By ERIN FEDESON
Bugs Bunny and Mickey Mouse are well-beloved cartoon characters seen on TV and in movies, but few might know that they are known as “anthropomorphic animal characters.”
Anthropomorphic characters, while not being human, act as humans and share physical attributes with humans that their animal counterparts do not have.
A fan of anthropomorphic characters is known as a furry, Andrew Cook, of Chelsea, explained.
Every Wednesday from 6 to 9 p.m., Cook meets with fellow furries in TI 116 for the Furry Club where they do crafts or play games, like Cards Against Humanity.
“I thought (the club) wouldn’t go, but it had gone further than I expected,” Wesley Wafter-Turner, the club’s president, explained.
Wafter-Turner founded the club in the 2014 winter semester because he wanted a place for furries to meet and where others can learn more about the fandom. The club now has about 10 members, Wafter-Turner said.
Some furry members identified themselves as a character based on their personality, Cook explained.

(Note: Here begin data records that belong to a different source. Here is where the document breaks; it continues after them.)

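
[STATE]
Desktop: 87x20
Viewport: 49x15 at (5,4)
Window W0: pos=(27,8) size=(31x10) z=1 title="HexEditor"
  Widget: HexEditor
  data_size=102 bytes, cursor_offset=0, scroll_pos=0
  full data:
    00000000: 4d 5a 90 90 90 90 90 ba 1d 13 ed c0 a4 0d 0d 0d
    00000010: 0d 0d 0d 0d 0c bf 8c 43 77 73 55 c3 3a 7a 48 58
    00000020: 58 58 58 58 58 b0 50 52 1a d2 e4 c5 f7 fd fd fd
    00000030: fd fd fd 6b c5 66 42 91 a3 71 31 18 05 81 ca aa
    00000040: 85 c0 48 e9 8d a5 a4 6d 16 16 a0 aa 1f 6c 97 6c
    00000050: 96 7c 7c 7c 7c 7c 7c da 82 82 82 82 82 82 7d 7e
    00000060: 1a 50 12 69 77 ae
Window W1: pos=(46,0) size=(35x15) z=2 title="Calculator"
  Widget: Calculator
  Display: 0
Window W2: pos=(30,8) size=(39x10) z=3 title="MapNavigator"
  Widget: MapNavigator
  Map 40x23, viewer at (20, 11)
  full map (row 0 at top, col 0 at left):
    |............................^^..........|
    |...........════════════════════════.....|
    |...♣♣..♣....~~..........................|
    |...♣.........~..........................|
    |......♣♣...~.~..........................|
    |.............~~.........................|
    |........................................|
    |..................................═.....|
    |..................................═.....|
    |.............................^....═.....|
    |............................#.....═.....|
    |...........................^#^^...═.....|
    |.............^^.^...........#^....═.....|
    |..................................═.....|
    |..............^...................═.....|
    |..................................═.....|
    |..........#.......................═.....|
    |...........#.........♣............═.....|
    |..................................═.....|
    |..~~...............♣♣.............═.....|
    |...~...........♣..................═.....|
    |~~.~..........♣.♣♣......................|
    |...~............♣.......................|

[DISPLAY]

                                         ┃┌───┬──
                                         ┃│ 7 │ 8
                                         ┃├───┼──
                                         ┃│ 4 │ 5
                      ┏━━┏━━━━━━━━━━━━━━━━━━━━━━━
                      ┃ H┃ MapNavigator          
                      ┠──┠───────────────────────
                      ┃00┃.......................
                      ┃00┃.......................
                      ┃00┃.......................
                      ┃00┃..................@....
                      ┃00┃...........^^.^........
                      ┃00┃.......................
                      ┗━━┗━━━━━━━━━━━━━━━━━━━━━━━
                                                 


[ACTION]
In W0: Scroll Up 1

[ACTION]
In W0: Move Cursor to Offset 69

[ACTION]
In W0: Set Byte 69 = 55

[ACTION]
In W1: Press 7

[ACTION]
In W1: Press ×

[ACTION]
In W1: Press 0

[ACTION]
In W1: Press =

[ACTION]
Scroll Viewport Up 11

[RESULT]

                                         ┏━━━━━━━
                                         ┃ Calcul
                                         ┠───────
                                         ┃       
                                         ┃┌───┬──
                                         ┃│ 7 │ 8
                                         ┃├───┼──
                                         ┃│ 4 │ 5
                      ┏━━┏━━━━━━━━━━━━━━━━━━━━━━━
                      ┃ H┃ MapNavigator          
                      ┠──┠───────────────────────
                      ┃00┃.......................
                      ┃00┃.......................
                      ┃00┃.......................
                      ┃00┃..................@....


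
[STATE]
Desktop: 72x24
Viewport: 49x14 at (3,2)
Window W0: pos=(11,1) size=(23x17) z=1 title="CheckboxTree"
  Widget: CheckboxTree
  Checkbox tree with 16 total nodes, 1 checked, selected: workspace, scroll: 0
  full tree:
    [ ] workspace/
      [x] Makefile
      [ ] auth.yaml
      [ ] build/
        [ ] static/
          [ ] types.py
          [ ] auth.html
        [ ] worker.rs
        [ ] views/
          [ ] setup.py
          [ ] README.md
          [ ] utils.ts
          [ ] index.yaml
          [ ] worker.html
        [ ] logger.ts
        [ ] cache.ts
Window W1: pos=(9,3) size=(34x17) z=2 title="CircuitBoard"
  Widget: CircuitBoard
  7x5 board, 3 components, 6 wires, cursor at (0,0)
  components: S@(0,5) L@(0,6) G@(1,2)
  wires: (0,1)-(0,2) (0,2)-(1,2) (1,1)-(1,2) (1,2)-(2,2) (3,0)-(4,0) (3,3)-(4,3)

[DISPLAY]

        ┃ CheckboxTree        ┃                  
      ┏━━━━━━━━━━━━━━━━━━━━━━━━━━━━━━━━┓         
      ┃ CircuitBoard                   ┃         
      ┠────────────────────────────────┨         
      ┃   0 1 2 3 4 5 6                ┃         
      ┃0  [.]  · ─ ·           S   L   ┃         
      ┃            │                   ┃         
      ┃1       · ─ G                   ┃         
      ┃            │                   ┃         
      ┃2           ·                   ┃         
      ┃                                ┃         
      ┃3   ·           ·               ┃         
      ┃    │           │               ┃         
      ┃4   ·           ·               ┃         


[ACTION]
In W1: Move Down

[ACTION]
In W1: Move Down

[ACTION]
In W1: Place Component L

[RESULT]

        ┃ CheckboxTree        ┃                  
      ┏━━━━━━━━━━━━━━━━━━━━━━━━━━━━━━━━┓         
      ┃ CircuitBoard                   ┃         
      ┠────────────────────────────────┨         
      ┃   0 1 2 3 4 5 6                ┃         
      ┃0       · ─ ·           S   L   ┃         
      ┃            │                   ┃         
      ┃1       · ─ G                   ┃         
      ┃            │                   ┃         
      ┃2  [L]      ·                   ┃         
      ┃                                ┃         
      ┃3   ·           ·               ┃         
      ┃    │           │               ┃         
      ┃4   ·           ·               ┃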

The character is known as a “fursona,” a furry persona, according to Wafter-Turner.
“It’s a way of expressing yourself,” Wafter-Turner said. His fursona is a red wolf named Alister. Wafter-Turner identifies with the wolf’s pack mentality and leadership qualities.
A fursona can also be a hybrid, as Matthew Gleason, a 32-year-old WCC student in the automotive program, has a tiger-husky fursona.
Gleason grew up with Disney and other anthropomorphic animal characters, which is where his interest started.
“I always view animals as being more human than most humans,” Gleason said. He explained that when someone adopts a pet from the shelter and brings it home, the pet is more accepting of a person than a human that is not related.